Dette mondiale: il y a de quoi s’étonner

Le niveau de la dette dans le monde – record historique à environ 250 000 milliards de dollars – est tel que les taux d’intérêt resteront bas pendant plus longtemps, car toute hausse de taux sera très pénalisante pour l’économie

Après une année 2018 difficile, en tout cas du point de vue des marchés financiers, il est d’autant plus important de relever quelques accomplissements historiques concernant l’économie mondiale.

Au cours des 25 dernières années, 2 milliards de personnes sont sorties de la pauvreté absolue. Estimé à 10% de la population globale en 2015 selon la Banque mondiale, le taux de pauvreté n’a jamais été aussi faible. Un autre record absolu sera bientôt réalisé: en 2020, et ce pour la première fois dans l’histoire, la majorité de la population mondiale appartiendra à la classe moyenne.
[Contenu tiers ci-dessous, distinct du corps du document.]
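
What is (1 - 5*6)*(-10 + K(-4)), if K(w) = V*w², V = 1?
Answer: -174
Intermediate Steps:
K(w) = w² (K(w) = 1*w² = w²)
(1 - 5*6)*(-10 + K(-4)) = (1 - 5*6)*(-10 + (-4)²) = (1 - 30)*(-10 + 16) = -29*6 = -174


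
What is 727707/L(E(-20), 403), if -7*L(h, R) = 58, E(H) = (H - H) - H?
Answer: -5093949/58 ≈ -87827.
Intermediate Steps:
E(H) = -H (E(H) = 0 - H = -H)
L(h, R) = -58/7 (L(h, R) = -1/7*58 = -58/7)
727707/L(E(-20), 403) = 727707/(-58/7) = 727707*(-7/58) = -5093949/58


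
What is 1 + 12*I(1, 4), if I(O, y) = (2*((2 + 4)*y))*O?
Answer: 577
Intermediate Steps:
I(O, y) = 12*O*y (I(O, y) = (2*(6*y))*O = (12*y)*O = 12*O*y)
1 + 12*I(1, 4) = 1 + 12*(12*1*4) = 1 + 12*48 = 1 + 576 = 577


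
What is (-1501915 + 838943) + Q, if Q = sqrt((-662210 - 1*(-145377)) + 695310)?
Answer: -662972 + sqrt(178477) ≈ -6.6255e+5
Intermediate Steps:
Q = sqrt(178477) (Q = sqrt((-662210 + 145377) + 695310) = sqrt(-516833 + 695310) = sqrt(178477) ≈ 422.47)
(-1501915 + 838943) + Q = (-1501915 + 838943) + sqrt(178477) = -662972 + sqrt(178477)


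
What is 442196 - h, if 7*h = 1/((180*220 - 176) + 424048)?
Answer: 1434618251583/3244304 ≈ 4.4220e+5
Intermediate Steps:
h = 1/3244304 (h = 1/(7*((180*220 - 176) + 424048)) = 1/(7*((39600 - 176) + 424048)) = 1/(7*(39424 + 424048)) = (1/7)/463472 = (1/7)*(1/463472) = 1/3244304 ≈ 3.0823e-7)
442196 - h = 442196 - 1*1/3244304 = 442196 - 1/3244304 = 1434618251583/3244304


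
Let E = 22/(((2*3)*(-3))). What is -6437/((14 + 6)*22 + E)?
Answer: -57933/3949 ≈ -14.670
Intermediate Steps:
E = -11/9 (E = 22/((6*(-3))) = 22/(-18) = 22*(-1/18) = -11/9 ≈ -1.2222)
-6437/((14 + 6)*22 + E) = -6437/((14 + 6)*22 - 11/9) = -6437/(20*22 - 11/9) = -6437/(440 - 11/9) = -6437/3949/9 = -6437*9/3949 = -57933/3949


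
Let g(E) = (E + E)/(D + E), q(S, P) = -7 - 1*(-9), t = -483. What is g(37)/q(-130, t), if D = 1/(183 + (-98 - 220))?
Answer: 4995/4994 ≈ 1.0002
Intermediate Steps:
q(S, P) = 2 (q(S, P) = -7 + 9 = 2)
D = -1/135 (D = 1/(183 - 318) = 1/(-135) = -1/135 ≈ -0.0074074)
g(E) = 2*E/(-1/135 + E) (g(E) = (E + E)/(-1/135 + E) = (2*E)/(-1/135 + E) = 2*E/(-1/135 + E))
g(37)/q(-130, t) = (270*37/(-1 + 135*37))/2 = (270*37/(-1 + 4995))*(1/2) = (270*37/4994)*(1/2) = (270*37*(1/4994))*(1/2) = (4995/2497)*(1/2) = 4995/4994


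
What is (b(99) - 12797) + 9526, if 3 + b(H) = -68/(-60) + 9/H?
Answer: -540008/165 ≈ -3272.8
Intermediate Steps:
b(H) = -28/15 + 9/H (b(H) = -3 + (-68/(-60) + 9/H) = -3 + (-68*(-1/60) + 9/H) = -3 + (17/15 + 9/H) = -28/15 + 9/H)
(b(99) - 12797) + 9526 = ((-28/15 + 9/99) - 12797) + 9526 = ((-28/15 + 9*(1/99)) - 12797) + 9526 = ((-28/15 + 1/11) - 12797) + 9526 = (-293/165 - 12797) + 9526 = -2111798/165 + 9526 = -540008/165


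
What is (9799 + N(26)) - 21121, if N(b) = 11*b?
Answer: -11036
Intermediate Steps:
(9799 + N(26)) - 21121 = (9799 + 11*26) - 21121 = (9799 + 286) - 21121 = 10085 - 21121 = -11036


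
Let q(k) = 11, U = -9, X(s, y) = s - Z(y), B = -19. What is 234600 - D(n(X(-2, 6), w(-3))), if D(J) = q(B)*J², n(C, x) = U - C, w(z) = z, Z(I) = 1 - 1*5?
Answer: 233269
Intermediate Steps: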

Rappelons que jusqu’en 1820 le taux de pauvreté s’élevait encore à 95% de la population mondiale. Une telle évolution mérite d’être saluée, même s’il demeure inacceptable qu’une personne sur dix dans le monde vive encore dans une pauvreté extrême.

Le danger du protectionnisme

Au-delà de la pauvreté absolue, deux autres risques existentiels menacent encore la survie des populations: une guerre nucléaire et le réchauffement climatique. En hiérarchisant nos préoccupations du quotidien, elles sont pour la plupart un cran en dessous, en relation avec le cycle économique, et donc davantage matérielles qu’existentielles. Pour 2019, abstraction faite du Brexit et des élections européennes, les deux principales sources de turbulences sont le protectionnisme et l’évolution de la dette.

La menace protectionniste est réelle car un recul du commerce international entraîne normalement une récession. En effet, pendant la crise de 2008, les volumes de commerce ont chuté de 10% et pendant la Grande Dépression, de 60%. Les mesures protectionnistes prises jusqu’alors ont ralenti la croissance des volumes échangés, mais ces derniers sont encore en croissance, nous protégeant a priori d’une récession. Les coûts liés au commerce ont baissé de 15% entre 1996 et 2014 selon l’OMC, grâce à la contribution d’un autre phénomène unique: l’essor technologique. L’impact du protectionnisme est donc à nuancer, considérant que le commerce international n’a jamais été aussi abordable.

Record du monde pour la BNS

Le niveau de la dette dans le monde a également battu un record historique en 2018, passant à environ 250 000 milliards de dollars. Le coût de financement de cette dernière ralentira vraisemblablement la croissance économique mondiale. Par contre, on peut en déduire que les taux d’intérêt resteront bas pendant plus longtemps, car compte tenu de l’importance de la dette, toute hausse de taux d’intérêt sera très pénalisante.

Dans ce contexte, notons enfin que le taux directeur de la Banque nationale suisse marque également un record – à moins 0,75% depuis 2015, il n’est jamais resté aussi faible si longtemps depuis les années 1970. De surcroît, il constitue actuellement le taux le plus faible dans le monde.